The health officials in Contra Costa, Alameda, Santa Clara and San Mateo counties were not the only ones silent on the extent of the crisis.

The day after Gov. Gavin Newsom said he was working on a way to provide relief to beleaguered nursing home staffs, neither the governor’s office nor the California Department of Public Health responded to emailed questions Thursday afternoon about what the state is doing to stem the outbreaks at skilled nursing facilities or address potential staffing shortages.

Nor did Newsom directly address the nursing home deaths or infections at his daily press briefing Thursday. In limited comments about nursing home workers, he said he had “deep respect and admiration” for them and others working in health care and said nursing home staff are, along with hospital employees, being prioritized for receiving scarce supplies of personal protective equipment such as masks and gowns.

In San Jose on Thursday, Marcheschi, the administrator at Mt. Pleasant, was finding other ways to survive.

“We’re using some of our staff from other facilities around the area, even the Inland Valley,” Marcheschi said. “We’ve had staff volunteer to come up from San Diego. We’ve had registry support and county support.

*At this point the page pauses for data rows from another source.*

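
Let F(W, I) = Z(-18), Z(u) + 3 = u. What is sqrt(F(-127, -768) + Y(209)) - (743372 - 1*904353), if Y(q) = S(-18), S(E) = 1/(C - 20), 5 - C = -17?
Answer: 160981 + I*sqrt(82)/2 ≈ 1.6098e+5 + 4.5277*I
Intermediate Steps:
C = 22 (C = 5 - 1*(-17) = 5 + 17 = 22)
Z(u) = -3 + u
F(W, I) = -21 (F(W, I) = -3 - 18 = -21)
S(E) = 1/2 (S(E) = 1/(22 - 20) = 1/2)
Y(q) = 1/2
sqrt(F(-127, -768) + Y(209)) - (743372 - 1*904353) = sqrt(-21 + 1/2) - (743372 - 1*904353) = sqrt(-41/2) - (743372 - 904353) = I*sqrt(82)/2 - 1*(-160981) = I*sqrt(82)/2 + 160981 = 160981 + I*sqrt(82)/2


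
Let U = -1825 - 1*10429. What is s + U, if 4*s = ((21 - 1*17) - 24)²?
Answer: -12154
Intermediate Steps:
U = -12254 (U = -1825 - 10429 = -12254)
s = 100 (s = ((21 - 1*17) - 24)²/4 = ((21 - 17) - 24)²/4 = (4 - 24)²/4 = (¼)*(-20)² = (¼)*400 = 100)
s + U = 100 - 12254 = -12154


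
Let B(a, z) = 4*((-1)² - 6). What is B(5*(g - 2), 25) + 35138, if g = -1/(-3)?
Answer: 35118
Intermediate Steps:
g = ⅓ (g = -1*(-⅓) = ⅓ ≈ 0.33333)
B(a, z) = -20 (B(a, z) = 4*(1 - 6) = 4*(-5) = -20)
B(5*(g - 2), 25) + 35138 = -20 + 35138 = 35118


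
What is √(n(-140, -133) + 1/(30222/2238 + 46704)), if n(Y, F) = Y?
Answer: I*√4723483327403347/5808543 ≈ 11.832*I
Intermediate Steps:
√(n(-140, -133) + 1/(30222/2238 + 46704)) = √(-140 + 1/(30222/2238 + 46704)) = √(-140 + 1/(30222*(1/2238) + 46704)) = √(-140 + 1/(5037/373 + 46704)) = √(-140 + 1/(17425629/373)) = √(-140 + 373/17425629) = √(-2439587687/17425629) = I*√4723483327403347/5808543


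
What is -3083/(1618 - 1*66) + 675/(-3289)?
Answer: -11187587/5104528 ≈ -2.1917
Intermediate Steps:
-3083/(1618 - 1*66) + 675/(-3289) = -3083/(1618 - 66) + 675*(-1/3289) = -3083/1552 - 675/3289 = -11187587/5104528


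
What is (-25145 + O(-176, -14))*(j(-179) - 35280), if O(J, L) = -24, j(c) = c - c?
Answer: 887962320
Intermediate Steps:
j(c) = 0
(-25145 + O(-176, -14))*(j(-179) - 35280) = (-25145 - 24)*(0 - 35280) = -25169*(-35280) = 887962320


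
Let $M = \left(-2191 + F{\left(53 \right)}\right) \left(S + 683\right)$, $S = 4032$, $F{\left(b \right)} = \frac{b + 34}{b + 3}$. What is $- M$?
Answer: $\frac{578101435}{56} \approx 1.0323 \cdot 10^{7}$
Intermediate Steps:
$F{\left(b \right)} = \frac{34 + b}{3 + b}$
$M = - \frac{578101435}{56}$ ($M = \left(-2191 + \frac{34 + 53}{3 + 53}\right) \left(4032 + 683\right) = \left(-2191 + \frac{1}{56} \cdot 87\right) 4715 = \left(-2191 + \frac{87}{56}\right) 4715 = \left(- \frac{122609}{56}\right) 4715 = - \frac{578101435}{56} \approx -1.0323 \cdot 10^{7}$)
$- M = \left(-1\right) \left(- \frac{578101435}{56}\right) = \frac{578101435}{56}$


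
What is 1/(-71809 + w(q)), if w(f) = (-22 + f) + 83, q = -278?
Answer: -1/72026 ≈ -1.3884e-5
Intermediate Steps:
w(f) = 61 + f
1/(-71809 + w(q)) = 1/(-71809 + (61 - 278)) = 1/(-71809 - 217) = 1/(-72026) = -1/72026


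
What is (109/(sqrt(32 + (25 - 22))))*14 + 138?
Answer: 138 + 218*sqrt(35)/5 ≈ 395.94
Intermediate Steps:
(109/(sqrt(32 + (25 - 22))))*14 + 138 = (109/(sqrt(32 + 3)))*14 + 138 = (109/(sqrt(35)))*14 + 138 = (109*(sqrt(35)/35))*14 + 138 = (109*sqrt(35)/35)*14 + 138 = 218*sqrt(35)/5 + 138 = 138 + 218*sqrt(35)/5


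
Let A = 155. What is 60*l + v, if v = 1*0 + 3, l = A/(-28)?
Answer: -2304/7 ≈ -329.14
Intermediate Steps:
l = -155/28 (l = 155/(-28) = 155*(-1/28) = -155/28 ≈ -5.5357)
v = 3 (v = 0 + 3 = 3)
60*l + v = 60*(-155/28) + 3 = -2325/7 + 3 = -2304/7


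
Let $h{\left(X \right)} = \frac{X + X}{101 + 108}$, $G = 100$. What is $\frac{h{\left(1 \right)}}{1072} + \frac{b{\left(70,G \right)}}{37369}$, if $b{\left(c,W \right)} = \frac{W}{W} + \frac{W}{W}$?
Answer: $\frac{261417}{4186224856} \approx 6.2447 \cdot 10^{-5}$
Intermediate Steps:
$h{\left(X \right)} = \frac{2 X}{209}$
$b{\left(c,W \right)} = 2$ ($b{\left(c,W \right)} = 1 + 1 = 2$)
$\frac{h{\left(1 \right)}}{1072} + \frac{b{\left(70,G \right)}}{37369} = \frac{\frac{2}{209} \cdot 1}{1072} + \frac{2}{37369} = \frac{2}{209} \cdot \frac{1}{1072} + 2 \cdot \frac{1}{37369} = \frac{1}{112024} + \frac{2}{37369} = \frac{261417}{4186224856}$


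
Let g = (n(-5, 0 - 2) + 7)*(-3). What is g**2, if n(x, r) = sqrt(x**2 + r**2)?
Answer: 702 + 126*sqrt(29) ≈ 1380.5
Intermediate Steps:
n(x, r) = sqrt(r**2 + x**2)
g = -21 - 3*sqrt(29) (g = (sqrt((0 - 2)**2 + (-5)**2) + 7)*(-3) = (sqrt((-2)**2 + 25) + 7)*(-3) = (sqrt(4 + 25) + 7)*(-3) = (sqrt(29) + 7)*(-3) = (7 + sqrt(29))*(-3) = -21 - 3*sqrt(29) ≈ -37.156)
g**2 = (-21 - 3*sqrt(29))**2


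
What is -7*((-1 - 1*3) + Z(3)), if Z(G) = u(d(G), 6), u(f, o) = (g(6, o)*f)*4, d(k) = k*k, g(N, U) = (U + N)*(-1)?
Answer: 3052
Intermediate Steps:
g(N, U) = -N - U (g(N, U) = (N + U)*(-1) = -N - U)
d(k) = k²
u(f, o) = 4*f*(-6 - o) (u(f, o) = ((-1*6 - o)*f)*4 = ((-6 - o)*f)*4 = (f*(-6 - o))*4 = 4*f*(-6 - o))
Z(G) = -48*G² (Z(G) = -4*G²*(6 + 6) = -4*G²*12 = -48*G²)
-7*((-1 - 1*3) + Z(3)) = -7*((-1 - 1*3) - 48*3²) = -7*((-1 - 3) - 48*9) = -7*(-4 - 432) = -7*(-436) = 3052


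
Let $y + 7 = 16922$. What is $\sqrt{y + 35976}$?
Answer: $\sqrt{52891} \approx 229.98$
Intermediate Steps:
$y = 16915$ ($y = -7 + 16922 = 16915$)
$\sqrt{y + 35976} = \sqrt{16915 + 35976} = \sqrt{52891}$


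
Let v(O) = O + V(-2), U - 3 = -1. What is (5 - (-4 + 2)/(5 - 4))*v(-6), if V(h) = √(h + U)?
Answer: -42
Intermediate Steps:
U = 2 (U = 3 - 1 = 2)
V(h) = √(2 + h) (V(h) = √(h + 2) = √(2 + h))
v(O) = O (v(O) = O + √(2 - 2) = O + √0 = O + 0 = O)
(5 - (-4 + 2)/(5 - 4))*v(-6) = (5 - (-4 + 2)/(5 - 4))*(-6) = (5 - (-2)/1)*(-6) = (5 - (-2))*(-6) = (5 - 1*(-2))*(-6) = (5 + 2)*(-6) = 7*(-6) = -42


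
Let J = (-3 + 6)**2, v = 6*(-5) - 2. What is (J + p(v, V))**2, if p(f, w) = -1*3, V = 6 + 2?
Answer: 36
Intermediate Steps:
V = 8
v = -32 (v = -30 - 2 = -32)
J = 9 (J = 3**2 = 9)
p(f, w) = -3
(J + p(v, V))**2 = (9 - 3)**2 = 6**2 = 36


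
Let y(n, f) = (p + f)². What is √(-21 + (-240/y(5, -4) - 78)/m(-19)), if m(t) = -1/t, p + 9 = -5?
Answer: I*√122883/9 ≈ 38.95*I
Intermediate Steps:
p = -14 (p = -9 - 5 = -14)
y(n, f) = (-14 + f)²
√(-21 + (-240/y(5, -4) - 78)/m(-19)) = √(-21 + (-240/(-14 - 4)² - 78)/((-1/(-19)))) = √(-21 + (-240/((-18)²) - 78)/((-1*(-1/19)))) = √(-21 + (-240/324 - 78)/(1/19)) = √(-21 + (-240*1/324 - 78)*19) = √(-21 + (-20/27 - 78)*19) = √(-21 - 2126/27*19) = √(-21 - 40394/27) = √(-40961/27) = I*√122883/9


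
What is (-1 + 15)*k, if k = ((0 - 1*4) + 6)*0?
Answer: 0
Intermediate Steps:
k = 0 (k = ((0 - 4) + 6)*0 = (-4 + 6)*0 = 2*0 = 0)
(-1 + 15)*k = (-1 + 15)*0 = 14*0 = 0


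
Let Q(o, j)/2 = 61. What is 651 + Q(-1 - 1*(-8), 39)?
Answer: 773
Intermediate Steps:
Q(o, j) = 122 (Q(o, j) = 2*61 = 122)
651 + Q(-1 - 1*(-8), 39) = 651 + 122 = 773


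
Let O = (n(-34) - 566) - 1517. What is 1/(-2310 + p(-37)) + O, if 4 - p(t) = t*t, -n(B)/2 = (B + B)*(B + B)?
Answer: -41641426/3675 ≈ -11331.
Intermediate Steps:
n(B) = -8*B**2 (n(B) = -2*(B + B)*(B + B) = -2*2*B*2*B = -8*B**2)
p(t) = 4 - t**2 (p(t) = 4 - t*t = 4 - t**2)
O = -11331 (O = (-8*(-34)**2 - 566) - 1517 = (-8*1156 - 566) - 1517 = (-9248 - 566) - 1517 = -9814 - 1517 = -11331)
1/(-2310 + p(-37)) + O = 1/(-2310 + (4 - 1*(-37)**2)) - 11331 = 1/(-2310 + (4 - 1*1369)) - 11331 = 1/(-2310 + (4 - 1369)) - 11331 = 1/(-2310 - 1365) - 11331 = 1/(-3675) - 11331 = -1/3675 - 11331 = -41641426/3675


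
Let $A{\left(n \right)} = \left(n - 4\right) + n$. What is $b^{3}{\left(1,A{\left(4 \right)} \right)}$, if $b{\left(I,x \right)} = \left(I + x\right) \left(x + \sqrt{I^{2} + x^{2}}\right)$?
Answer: $33500 + 8125 \sqrt{17} \approx 67000.0$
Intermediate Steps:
$A{\left(n \right)} = -4 + 2 n$ ($A{\left(n \right)} = \left(-4 + n\right) + n = -4 + 2 n$)
$b^{3}{\left(1,A{\left(4 \right)} \right)} = \left(\left(-4 + 2 \cdot 4\right)^{2} + 1 \left(-4 + 2 \cdot 4\right) + 1 \sqrt{1^{2} + \left(-4 + 2 \cdot 4\right)^{2}} + \left(-4 + 2 \cdot 4\right) \sqrt{1^{2} + \left(-4 + 2 \cdot 4\right)^{2}}\right)^{3} = \left(\left(-4 + 8\right)^{2} + 1 \left(-4 + 8\right) + 1 \sqrt{1 + \left(-4 + 8\right)^{2}} + \left(-4 + 8\right) \sqrt{1 + \left(-4 + 8\right)^{2}}\right)^{3} = \left(4^{2} + 1 \cdot 4 + 1 \sqrt{1 + 4^{2}} + 4 \sqrt{1 + 4^{2}}\right)^{3} = \left(16 + 4 + 1 \sqrt{1 + 16} + 4 \sqrt{1 + 16}\right)^{3} = \left(16 + 4 + 1 \sqrt{17} + 4 \sqrt{17}\right)^{3} = \left(16 + 4 + \sqrt{17} + 4 \sqrt{17}\right)^{3} = \left(20 + 5 \sqrt{17}\right)^{3}$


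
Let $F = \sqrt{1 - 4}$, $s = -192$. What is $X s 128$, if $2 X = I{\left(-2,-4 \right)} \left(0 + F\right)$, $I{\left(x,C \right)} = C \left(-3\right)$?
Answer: $- 147456 i \sqrt{3} \approx - 2.554 \cdot 10^{5} i$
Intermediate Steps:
$F = i \sqrt{3}$ ($F = \sqrt{-3} = i \sqrt{3} \approx 1.732 i$)
$I{\left(x,C \right)} = - 3 C$
$X = 6 i \sqrt{3}$ ($X = \frac{\left(-3\right) \left(-4\right) \left(0 + i \sqrt{3}\right)}{2} = \frac{12 i \sqrt{3}}{2} = 6 i \sqrt{3} \approx 10.392 i$)
$X s 128 = 6 i \sqrt{3} \left(-192\right) 128 = - 1152 i \sqrt{3} \cdot 128 = - 147456 i \sqrt{3}$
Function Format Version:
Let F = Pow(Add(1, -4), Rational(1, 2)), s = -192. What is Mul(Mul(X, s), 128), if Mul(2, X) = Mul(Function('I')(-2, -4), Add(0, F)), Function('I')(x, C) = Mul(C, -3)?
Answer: Mul(-147456, I, Pow(3, Rational(1, 2))) ≈ Mul(-2.5540e+5, I)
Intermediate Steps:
F = Mul(I, Pow(3, Rational(1, 2))) (F = Pow(-3, Rational(1, 2)) = Mul(I, Pow(3, Rational(1, 2))) ≈ Mul(1.7320, I))
Function('I')(x, C) = Mul(-3, C)
X = Mul(6, I, Pow(3, Rational(1, 2))) (X = Mul(Rational(1, 2), Mul(Mul(-3, -4), Add(0, Mul(I, Pow(3, Rational(1, 2)))))) = Mul(Rational(1, 2), Mul(12, Mul(I, Pow(3, Rational(1, 2))))) = Mul(Rational(1, 2), Mul(12, I, Pow(3, Rational(1, 2)))) = Mul(6, I, Pow(3, Rational(1, 2))) ≈ Mul(10.392, I))
Mul(Mul(X, s), 128) = Mul(Mul(Mul(6, I, Pow(3, Rational(1, 2))), -192), 128) = Mul(Mul(-1152, I, Pow(3, Rational(1, 2))), 128) = Mul(-147456, I, Pow(3, Rational(1, 2)))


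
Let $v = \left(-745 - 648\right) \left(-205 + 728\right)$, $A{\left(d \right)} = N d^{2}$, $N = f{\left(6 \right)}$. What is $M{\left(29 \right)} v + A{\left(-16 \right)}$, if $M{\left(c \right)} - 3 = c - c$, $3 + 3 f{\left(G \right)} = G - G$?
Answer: $-2185873$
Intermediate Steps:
$f{\left(G \right)} = -1$ ($f{\left(G \right)} = -1 + \frac{G - G}{3} = -1 + \frac{1}{3} \cdot 0 = -1 + 0 = -1$)
$N = -1$
$M{\left(c \right)} = 3$ ($M{\left(c \right)} = 3 + \left(c - c\right) = 3 + 0 = 3$)
$A{\left(d \right)} = - d^{2}$
$v = -728539$ ($v = \left(-1393\right) 523 = -728539$)
$M{\left(29 \right)} v + A{\left(-16 \right)} = 3 \left(-728539\right) - \left(-16\right)^{2} = -2185617 - 256 = -2185873$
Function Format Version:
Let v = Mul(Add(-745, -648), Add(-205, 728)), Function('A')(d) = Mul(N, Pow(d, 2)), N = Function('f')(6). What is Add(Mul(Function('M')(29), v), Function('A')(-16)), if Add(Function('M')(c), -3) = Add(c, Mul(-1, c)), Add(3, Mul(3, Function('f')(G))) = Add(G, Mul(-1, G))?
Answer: -2185873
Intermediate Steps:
Function('f')(G) = -1 (Function('f')(G) = Add(-1, Mul(Rational(1, 3), Add(G, Mul(-1, G)))) = Add(-1, Mul(Rational(1, 3), 0)) = Add(-1, 0) = -1)
N = -1
Function('M')(c) = 3 (Function('M')(c) = Add(3, Add(c, Mul(-1, c))) = Add(3, 0) = 3)
Function('A')(d) = Mul(-1, Pow(d, 2))
v = -728539 (v = Mul(-1393, 523) = -728539)
Add(Mul(Function('M')(29), v), Function('A')(-16)) = Add(Mul(3, -728539), Mul(-1, Pow(-16, 2))) = Add(-2185617, Mul(-1, 256)) = Add(-2185617, -256) = -2185873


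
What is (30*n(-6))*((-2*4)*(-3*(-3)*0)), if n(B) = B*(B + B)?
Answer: 0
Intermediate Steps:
n(B) = 2*B² (n(B) = B*(2*B) = 2*B²)
(30*n(-6))*((-2*4)*(-3*(-3)*0)) = (30*(2*(-6)²))*((-2*4)*(-3*(-3)*0)) = (30*(2*36))*(-72*0) = (30*72)*(-8*0) = 2160*0 = 0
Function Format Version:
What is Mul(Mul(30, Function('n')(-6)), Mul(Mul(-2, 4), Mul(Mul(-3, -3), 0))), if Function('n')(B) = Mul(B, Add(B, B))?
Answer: 0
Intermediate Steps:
Function('n')(B) = Mul(2, Pow(B, 2)) (Function('n')(B) = Mul(B, Mul(2, B)) = Mul(2, Pow(B, 2)))
Mul(Mul(30, Function('n')(-6)), Mul(Mul(-2, 4), Mul(Mul(-3, -3), 0))) = Mul(Mul(30, Mul(2, Pow(-6, 2))), Mul(Mul(-2, 4), Mul(Mul(-3, -3), 0))) = Mul(Mul(30, Mul(2, 36)), Mul(-8, Mul(9, 0))) = Mul(Mul(30, 72), Mul(-8, 0)) = Mul(2160, 0) = 0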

“We’ve had families bring food for the staff, bring by masks, come visit their loved ones through window visits,” he said. Unlike other nursing facilities hit by COVID-19, Mt. Pleasant is maintaining care of all of its remaining residents and not recommending family members take their loved ones home.

The state’s largest health care workers union, the Service Employees International Union, on Thursday called for the federal government to provide personal protection equipment such as masks and gloves to keep workers safe.

In Danville, union health care workers rallied — standing six feet apart — to call attention to their lack of appropriate safety gear. They have been doing all they can to preserve their supply in case it runs out. They declined to give their names or say where they worked out of fear of retaliation.

“We put masks in brown bags when we’re not using them and reuse them for days,” one worker said. Others noted that people are fearful about going to work amid the pandemic when they have to reuse masks. They don’t want to get sick. “We have families,” one said.

At the Gateway in Hayward, director Andre Aldridge said earlier this week he was concerned about a shortage of such equipment. He did not return phone calls Thursday.

Noting Gateway’s staffing issues, Mayor Halliday she there has to be a way for volunteers to help provide basic care to patients.

“We have to have a way to augment the staffs,” she said. “I think this is just the beginning. We’re going to see it in many more homes across the region.”